Abstract Tuberculosis (TB) kills around 2 million people each year and is a major cause of mortality from a single infectious disease worldwide. Emergence of multidrug-resistant TB (MDR) is now a major problem in more than 60 countries of the world. MDR-TB is therefore a disease, where novel intervention strategies including ‘therapeutic vaccines’ are required to supplement available drug regimen. A characteristic feature of lung tuberculosis is the granuloma, which is collection of immune cells including T cells, neutrophils, DCs, mesenchymal stem cells (MSCs) and macrophages (MФs) surrounding a central core of Mycobacterium tuberculosis (MTB) infected macrophages (MФs). Granulomas restrict the growth of MTB and continuously recruit immune cells. Macrophages are in turn, the major phagocytic cells which kill MTB. We discovered two novel mechanisms through which MTB can be killed during tuberculosis. First, we found that human pro-inflammatory M1-MФs expressed nitric oxide (NO) and up-regulated autophagy to kill MTB whereas, anti-inflammatory M2-MФs allowed the growth of MTB due to a decrease in NO synthesis and autophagy. Secondly, we discovered that, BCG vaccine and MTB infected mesenchymal stem cells (MSCs) reprogrammed naïve human macrophages to become M1 phenotype and more activated to kill MTB. Interestingly, Phase I trials using naïve, autologous MSCs have improved the health of MDR-TB patients. In this proposal, we will leverage our new findings to increase human macrophage activation through stem cell-mediated immunotherapeutic vaccine as follows. Specific Aim- 1: Investigate the molecular mechanisms through which, BCG vaccine and MTB infected or conditioned human mesenchymal stem cells to epigenetically program naive human macrophages. Specific Aim-2: Investigate the in vivo therapeutic and prophylactic effects of conditioned MSCs during experimental tuberculosis. We will analyze the ability of transfused MSCs to eradicate bacteria and restore lung function. MSCs have been used in more than 300 clinical transfusion trials to control cancer, autoimmune diseases and inflammation. We will develop a new method of stem cell therapeutic vaccination to control MDR-TB.

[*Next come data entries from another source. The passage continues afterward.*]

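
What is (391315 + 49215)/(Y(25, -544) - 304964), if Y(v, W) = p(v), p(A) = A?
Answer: -440530/304939 ≈ -1.4446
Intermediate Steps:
Y(v, W) = v
(391315 + 49215)/(Y(25, -544) - 304964) = (391315 + 49215)/(25 - 304964) = 440530/(-304939) = 440530*(-1/304939) = -440530/304939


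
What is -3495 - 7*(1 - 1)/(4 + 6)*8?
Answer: -3495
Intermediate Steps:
-3495 - 7*(1 - 1)/(4 + 6)*8 = -3495 - 0/10*8 = -3495 - 7*0*8 = -3495 + 0*8 = -3495 + 0 = -3495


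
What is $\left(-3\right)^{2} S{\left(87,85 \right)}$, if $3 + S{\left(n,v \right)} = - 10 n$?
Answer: $-7857$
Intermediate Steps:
$S{\left(n,v \right)} = -3 - 10 n$
$\left(-3\right)^{2} S{\left(87,85 \right)} = \left(-3\right)^{2} \left(-3 - 870\right) = 9 \left(-3 - 870\right) = 9 \left(-873\right) = -7857$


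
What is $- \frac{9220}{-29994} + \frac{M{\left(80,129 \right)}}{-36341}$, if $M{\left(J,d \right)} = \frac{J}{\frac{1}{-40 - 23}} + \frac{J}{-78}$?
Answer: $\frac{3160719530}{7085077701} \approx 0.44611$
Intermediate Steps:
$M{\left(J,d \right)} = - \frac{4915 J}{78}$ ($M{\left(J,d \right)} = \frac{J}{\frac{1}{-63}} + J \left(- \frac{1}{78}\right) = \frac{J}{- \frac{1}{63}} - \frac{J}{78} = J \left(-63\right) - \frac{J}{78} = - 63 J - \frac{J}{78} = - \frac{4915 J}{78}$)
$- \frac{9220}{-29994} + \frac{M{\left(80,129 \right)}}{-36341} = - \frac{9220}{-29994} + \frac{\left(- \frac{4915}{78}\right) 80}{-36341} = \left(-9220\right) \left(- \frac{1}{29994}\right) - - \frac{196600}{1417299} = \frac{4610}{14997} + \frac{196600}{1417299} = \frac{3160719530}{7085077701}$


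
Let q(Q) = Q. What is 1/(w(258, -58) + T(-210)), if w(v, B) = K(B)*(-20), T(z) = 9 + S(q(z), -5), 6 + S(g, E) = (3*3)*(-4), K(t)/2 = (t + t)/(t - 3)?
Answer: -61/6653 ≈ -0.0091688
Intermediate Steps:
K(t) = 4*t/(-3 + t) (K(t) = 2*((t + t)/(t - 3)) = 2*((2*t)/(-3 + t)) = 2*(2*t/(-3 + t)) = 4*t/(-3 + t))
S(g, E) = -42 (S(g, E) = -6 + (3*3)*(-4) = -6 + 9*(-4) = -6 - 36 = -42)
T(z) = -33 (T(z) = 9 - 42 = -33)
w(v, B) = -80*B/(-3 + B) (w(v, B) = (4*B/(-3 + B))*(-20) = -80*B/(-3 + B))
1/(w(258, -58) + T(-210)) = 1/(-80*(-58)/(-3 - 58) - 33) = 1/(-80*(-58)/(-61) - 33) = 1/(-80*(-58)*(-1/61) - 33) = 1/(-4640/61 - 33) = 1/(-6653/61) = -61/6653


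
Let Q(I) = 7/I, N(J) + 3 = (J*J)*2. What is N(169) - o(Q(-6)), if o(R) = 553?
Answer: 56566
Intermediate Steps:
N(J) = -3 + 2*J² (N(J) = -3 + (J*J)*2 = -3 + J²*2 = -3 + 2*J²)
N(169) - o(Q(-6)) = (-3 + 2*169²) - 1*553 = (-3 + 2*28561) - 553 = (-3 + 57122) - 553 = 57119 - 553 = 56566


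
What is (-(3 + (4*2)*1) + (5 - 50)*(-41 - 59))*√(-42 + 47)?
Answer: 4489*√5 ≈ 10038.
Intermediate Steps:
(-(3 + (4*2)*1) + (5 - 50)*(-41 - 59))*√(-42 + 47) = (-(3 + 8*1) - 45*(-100))*√5 = (-(3 + 8) + 4500)*√5 = (-1*11 + 4500)*√5 = (-11 + 4500)*√5 = 4489*√5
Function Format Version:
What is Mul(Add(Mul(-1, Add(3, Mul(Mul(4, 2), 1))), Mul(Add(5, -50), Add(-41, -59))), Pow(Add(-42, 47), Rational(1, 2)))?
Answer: Mul(4489, Pow(5, Rational(1, 2))) ≈ 10038.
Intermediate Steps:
Mul(Add(Mul(-1, Add(3, Mul(Mul(4, 2), 1))), Mul(Add(5, -50), Add(-41, -59))), Pow(Add(-42, 47), Rational(1, 2))) = Mul(Add(Mul(-1, Add(3, Mul(8, 1))), Mul(-45, -100)), Pow(5, Rational(1, 2))) = Mul(Add(Mul(-1, Add(3, 8)), 4500), Pow(5, Rational(1, 2))) = Mul(Add(Mul(-1, 11), 4500), Pow(5, Rational(1, 2))) = Mul(Add(-11, 4500), Pow(5, Rational(1, 2))) = Mul(4489, Pow(5, Rational(1, 2)))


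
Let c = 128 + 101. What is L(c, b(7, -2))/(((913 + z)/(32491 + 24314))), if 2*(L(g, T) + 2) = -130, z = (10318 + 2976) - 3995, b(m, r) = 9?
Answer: -1268645/3404 ≈ -372.69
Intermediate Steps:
z = 9299 (z = 13294 - 3995 = 9299)
c = 229
L(g, T) = -67 (L(g, T) = -2 + (½)*(-130) = -2 - 65 = -67)
L(c, b(7, -2))/(((913 + z)/(32491 + 24314))) = -67*(32491 + 24314)/(913 + 9299) = -67/(10212/56805) = -67/(10212*(1/56805)) = -67/3404/18935 = -67*18935/3404 = -1268645/3404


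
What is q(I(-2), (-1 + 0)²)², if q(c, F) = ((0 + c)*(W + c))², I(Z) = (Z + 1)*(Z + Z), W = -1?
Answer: 20736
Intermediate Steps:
I(Z) = 2*Z*(1 + Z) (I(Z) = (1 + Z)*(2*Z) = 2*Z*(1 + Z))
q(c, F) = c²*(-1 + c)² (q(c, F) = ((0 + c)*(-1 + c))² = (c*(-1 + c))² = c²*(-1 + c)²)
q(I(-2), (-1 + 0)²)² = ((2*(-2)*(1 - 2))²*(-1 + 2*(-2)*(1 - 2))²)² = ((2*(-2)*(-1))²*(-1 + 2*(-2)*(-1))²)² = (4²*(-1 + 4)²)² = (16*3²)² = (16*9)² = 144² = 20736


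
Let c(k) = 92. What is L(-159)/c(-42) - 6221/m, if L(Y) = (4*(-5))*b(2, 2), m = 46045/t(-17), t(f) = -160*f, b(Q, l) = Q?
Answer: -77929242/211807 ≈ -367.93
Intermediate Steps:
m = 9209/544 (m = 46045/((-160*(-17))) = 46045/2720 = 46045*(1/2720) = 9209/544 ≈ 16.928)
L(Y) = -40 (L(Y) = (4*(-5))*2 = -20*2 = -40)
L(-159)/c(-42) - 6221/m = -40/92 - 6221/9209/544 = -40*1/92 - 6221*544/9209 = -10/23 - 3384224/9209 = -77929242/211807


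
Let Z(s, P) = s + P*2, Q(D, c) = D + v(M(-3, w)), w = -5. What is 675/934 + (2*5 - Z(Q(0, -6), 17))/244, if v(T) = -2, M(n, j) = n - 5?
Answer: 18019/28487 ≈ 0.63253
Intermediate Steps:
M(n, j) = -5 + n
Q(D, c) = -2 + D (Q(D, c) = D - 2 = -2 + D)
Z(s, P) = s + 2*P
675/934 + (2*5 - Z(Q(0, -6), 17))/244 = 675/934 + (2*5 - ((-2 + 0) + 2*17))/244 = 675*(1/934) + (10 - (-2 + 34))*(1/244) = 675/934 + (10 - 1*32)*(1/244) = 675/934 + (10 - 32)*(1/244) = 675/934 - 22*1/244 = 675/934 - 11/122 = 18019/28487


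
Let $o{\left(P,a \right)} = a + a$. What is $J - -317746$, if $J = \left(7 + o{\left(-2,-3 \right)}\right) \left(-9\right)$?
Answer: $317737$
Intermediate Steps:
$o{\left(P,a \right)} = 2 a$
$J = -9$ ($J = \left(7 + 2 \left(-3\right)\right) \left(-9\right) = \left(7 - 6\right) \left(-9\right) = 1 \left(-9\right) = -9$)
$J - -317746 = -9 - -317746 = -9 + 317746 = 317737$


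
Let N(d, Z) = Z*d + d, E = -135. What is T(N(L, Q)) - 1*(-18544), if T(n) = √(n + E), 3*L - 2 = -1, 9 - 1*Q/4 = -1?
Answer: 18544 + 2*I*√273/3 ≈ 18544.0 + 11.015*I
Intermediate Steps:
Q = 40 (Q = 36 - 4*(-1) = 36 + 4 = 40)
L = ⅓ (L = ⅔ + (⅓)*(-1) = ⅔ - ⅓ = ⅓ ≈ 0.33333)
N(d, Z) = d + Z*d
T(n) = √(-135 + n) (T(n) = √(n - 135) = √(-135 + n))
T(N(L, Q)) - 1*(-18544) = √(-135 + (1 + 40)/3) - 1*(-18544) = √(-135 + (⅓)*41) + 18544 = √(-135 + 41/3) + 18544 = √(-364/3) + 18544 = 2*I*√273/3 + 18544 = 18544 + 2*I*√273/3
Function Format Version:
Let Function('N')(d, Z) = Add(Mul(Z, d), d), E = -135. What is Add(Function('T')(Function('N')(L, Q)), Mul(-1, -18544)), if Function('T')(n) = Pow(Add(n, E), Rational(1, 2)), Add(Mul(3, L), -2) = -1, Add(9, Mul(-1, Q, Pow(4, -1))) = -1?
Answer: Add(18544, Mul(Rational(2, 3), I, Pow(273, Rational(1, 2)))) ≈ Add(18544., Mul(11.015, I))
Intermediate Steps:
Q = 40 (Q = Add(36, Mul(-4, -1)) = Add(36, 4) = 40)
L = Rational(1, 3) (L = Add(Rational(2, 3), Mul(Rational(1, 3), -1)) = Add(Rational(2, 3), Rational(-1, 3)) = Rational(1, 3) ≈ 0.33333)
Function('N')(d, Z) = Add(d, Mul(Z, d))
Function('T')(n) = Pow(Add(-135, n), Rational(1, 2)) (Function('T')(n) = Pow(Add(n, -135), Rational(1, 2)) = Pow(Add(-135, n), Rational(1, 2)))
Add(Function('T')(Function('N')(L, Q)), Mul(-1, -18544)) = Add(Pow(Add(-135, Mul(Rational(1, 3), Add(1, 40))), Rational(1, 2)), Mul(-1, -18544)) = Add(Pow(Add(-135, Mul(Rational(1, 3), 41)), Rational(1, 2)), 18544) = Add(Pow(Add(-135, Rational(41, 3)), Rational(1, 2)), 18544) = Add(Pow(Rational(-364, 3), Rational(1, 2)), 18544) = Add(Mul(Rational(2, 3), I, Pow(273, Rational(1, 2))), 18544) = Add(18544, Mul(Rational(2, 3), I, Pow(273, Rational(1, 2))))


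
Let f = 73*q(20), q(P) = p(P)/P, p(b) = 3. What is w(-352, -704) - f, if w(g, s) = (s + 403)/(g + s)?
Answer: -56311/5280 ≈ -10.665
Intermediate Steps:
w(g, s) = (403 + s)/(g + s)
q(P) = 3/P
f = 219/20 (f = 73*(3/20) = 219/20 ≈ 10.950)
w(-352, -704) - f = (403 - 704)/(-352 - 704) - 1*219/20 = -301/(-1056) - 219/20 = -1/1056*(-301) - 219/20 = 301/1056 - 219/20 = -56311/5280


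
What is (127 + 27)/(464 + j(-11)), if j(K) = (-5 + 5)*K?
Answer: 77/232 ≈ 0.33190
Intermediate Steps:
j(K) = 0 (j(K) = 0*K = 0)
(127 + 27)/(464 + j(-11)) = (127 + 27)/(464 + 0) = 154/464 = 154*(1/464) = 77/232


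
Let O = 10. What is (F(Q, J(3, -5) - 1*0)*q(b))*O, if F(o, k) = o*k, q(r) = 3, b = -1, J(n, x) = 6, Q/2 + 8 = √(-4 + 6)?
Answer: -2880 + 360*√2 ≈ -2370.9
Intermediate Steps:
Q = -16 + 2*√2 (Q = -16 + 2*√(-4 + 6) = -16 + 2*√2 ≈ -13.172)
F(o, k) = k*o
(F(Q, J(3, -5) - 1*0)*q(b))*O = (((6 - 1*0)*(-16 + 2*√2))*3)*10 = (((6 + 0)*(-16 + 2*√2))*3)*10 = ((6*(-16 + 2*√2))*3)*10 = ((-96 + 12*√2)*3)*10 = (-288 + 36*√2)*10 = -2880 + 360*√2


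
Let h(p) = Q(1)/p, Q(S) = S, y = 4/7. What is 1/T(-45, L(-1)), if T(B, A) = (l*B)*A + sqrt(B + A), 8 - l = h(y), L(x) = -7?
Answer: 31500/62016457 - 32*I*sqrt(13)/62016457 ≈ 0.00050793 - 1.8604e-6*I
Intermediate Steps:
y = 4/7 (y = 4*(1/7) = 4/7 ≈ 0.57143)
h(p) = 1/p
l = 25/4 (l = 8 - 1/4/7 = 8 - 1*7/4 = 8 - 7/4 = 25/4 ≈ 6.2500)
T(B, A) = sqrt(A + B) + 25*A*B/4 (T(B, A) = (25*B/4)*A + sqrt(B + A) = 25*A*B/4 + sqrt(A + B) = sqrt(A + B) + 25*A*B/4)
1/T(-45, L(-1)) = 1/(sqrt(-7 - 45) + (25/4)*(-7)*(-45)) = 1/(sqrt(-52) + 7875/4) = 1/(2*I*sqrt(13) + 7875/4) = 1/(7875/4 + 2*I*sqrt(13))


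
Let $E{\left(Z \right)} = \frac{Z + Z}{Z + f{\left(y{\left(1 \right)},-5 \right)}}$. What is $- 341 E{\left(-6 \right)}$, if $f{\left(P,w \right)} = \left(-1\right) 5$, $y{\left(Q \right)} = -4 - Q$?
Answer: $-372$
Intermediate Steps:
$f{\left(P,w \right)} = -5$
$E{\left(Z \right)} = \frac{2 Z}{-5 + Z}$ ($E{\left(Z \right)} = \frac{Z + Z}{Z - 5} = \frac{2 Z}{-5 + Z}$)
$- 341 E{\left(-6 \right)} = - 341 \cdot 2 \left(-6\right) \frac{1}{-5 - 6} = - 341 \cdot 2 \left(-6\right) \frac{1}{-11} = - 341 \cdot 2 \left(-6\right) \left(- \frac{1}{11}\right) = \left(-341\right) \frac{12}{11} = -372$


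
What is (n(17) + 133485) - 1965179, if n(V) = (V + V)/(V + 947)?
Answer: -882876491/482 ≈ -1.8317e+6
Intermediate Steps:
n(V) = 2*V/(947 + V) (n(V) = (2*V)/(947 + V) = 2*V/(947 + V))
(n(17) + 133485) - 1965179 = (2*17/(947 + 17) + 133485) - 1965179 = (2*17/964 + 133485) - 1965179 = (2*17*(1/964) + 133485) - 1965179 = (17/482 + 133485) - 1965179 = 64339787/482 - 1965179 = -882876491/482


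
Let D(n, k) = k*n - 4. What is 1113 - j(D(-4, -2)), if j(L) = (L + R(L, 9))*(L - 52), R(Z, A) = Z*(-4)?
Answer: 537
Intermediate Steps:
D(n, k) = -4 + k*n
R(Z, A) = -4*Z
j(L) = -3*L*(-52 + L) (j(L) = (L - 4*L)*(L - 52) = (-3*L)*(-52 + L) = -3*L*(-52 + L))
1113 - j(D(-4, -2)) = 1113 - 3*(-4 - 2*(-4))*(52 - (-4 - 2*(-4))) = 1113 - 3*(-4 + 8)*(52 - (-4 + 8)) = 1113 - 3*4*(52 - 1*4) = 1113 - 3*4*(52 - 4) = 1113 - 3*4*48 = 1113 - 1*576 = 1113 - 576 = 537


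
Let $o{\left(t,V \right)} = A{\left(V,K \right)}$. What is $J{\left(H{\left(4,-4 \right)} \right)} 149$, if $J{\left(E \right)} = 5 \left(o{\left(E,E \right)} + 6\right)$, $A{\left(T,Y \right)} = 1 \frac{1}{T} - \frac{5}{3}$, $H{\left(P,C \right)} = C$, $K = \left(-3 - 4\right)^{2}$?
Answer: $\frac{36505}{12} \approx 3042.1$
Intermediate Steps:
$K = 49$ ($K = \left(-7\right)^{2} = 49$)
$A{\left(T,Y \right)} = - \frac{5}{3} + \frac{1}{T}$ ($A{\left(T,Y \right)} = \frac{1}{T} - \frac{5}{3} = - \frac{5}{3} + \frac{1}{T}$)
$o{\left(t,V \right)} = - \frac{5}{3} + \frac{1}{V}$
$J{\left(E \right)} = \frac{65}{3} + \frac{5}{E}$ ($J{\left(E \right)} = 5 \left(\left(- \frac{5}{3} + \frac{1}{E}\right) + 6\right) = 5 \left(\frac{13}{3} + \frac{1}{E}\right) = \frac{65}{3} + \frac{5}{E}$)
$J{\left(H{\left(4,-4 \right)} \right)} 149 = \left(\frac{65}{3} + \frac{5}{-4}\right) 149 = \left(\frac{65}{3} + 5 \left(- \frac{1}{4}\right)\right) 149 = \left(\frac{65}{3} - \frac{5}{4}\right) 149 = \frac{245}{12} \cdot 149 = \frac{36505}{12}$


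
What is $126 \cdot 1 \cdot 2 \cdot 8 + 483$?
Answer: $2499$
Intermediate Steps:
$126 \cdot 1 \cdot 2 \cdot 8 + 483 = 126 \cdot 2 \cdot 8 + 483 = 126 \cdot 16 + 483 = 2016 + 483 = 2499$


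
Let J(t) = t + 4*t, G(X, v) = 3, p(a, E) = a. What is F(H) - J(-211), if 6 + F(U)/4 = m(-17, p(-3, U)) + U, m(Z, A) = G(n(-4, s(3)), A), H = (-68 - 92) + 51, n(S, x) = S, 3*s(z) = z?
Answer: 607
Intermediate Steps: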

抽象的 结核病 (TB) 每年夺去约 200 万人的生命，是单一疾病导致死亡的主要原因 耐多药结核病 (MDR) 的出现现已成为世界范围内的一个主要问题。 因此，世界上 60 多个国家的耐多药结核病是一种需要新干预策略的疾病。 包括“治疗性疫苗”需要补充现有的药物治疗方案。 肺结核的特征是肉芽肿，它是包括T细胞在内的免疫细胞的集合， 中性粒细胞、DC、间充质干细胞 (MSC) 和巨噬细胞 (MФ) 围绕中央核心 结核分枝杆菌 (MTB) 感染的巨噬细胞 (MФs) 限制了肉芽肿的生长。 MTB 并不断招募免疫细胞，而巨噬细胞是主要的吞噬细胞。 杀死 MTB。我们发现了两种新的机制，可以在结核病期间杀死 MTB。 首先，我们发现人类促炎性 M1-MФ 表达一氧化氮 (NO) 并上调 自噬杀死 MTB，而抗炎 M2-MФs 由于 MTB 减少而允许 MTB 生长 其次，我们发现，BCG疫苗和MTB感染。 间充质干细胞 (MSC) 重新编程幼稚人类巨噬细胞，使其成为 M1 表型 更有意义的是，使用天然自体 MSC 进行的 I 期试验已得到改善。 在这项提案中，我们将利用我们的新发现来提高人类的健康水平。 通过干细胞介导的免疫治疗疫苗激活巨噬细胞具体目标如下。 1：研究卡介苗和结核分枝杆菌感染或调节的分子机制 人类间充质干细胞对初始人类巨噬细胞进行表观遗传编程特定目标 2： 研究实验期间条件化 MSC 的体内治疗和预防作用 我们将分析输注的间充质干细胞消灭细菌和恢复肺部的能力。 MSCs 已被用于 300 多项临床输血试验来控制癌症、 我们将开发一种干细胞治疗的新方法。 接种疫苗以控制耐多药结核病。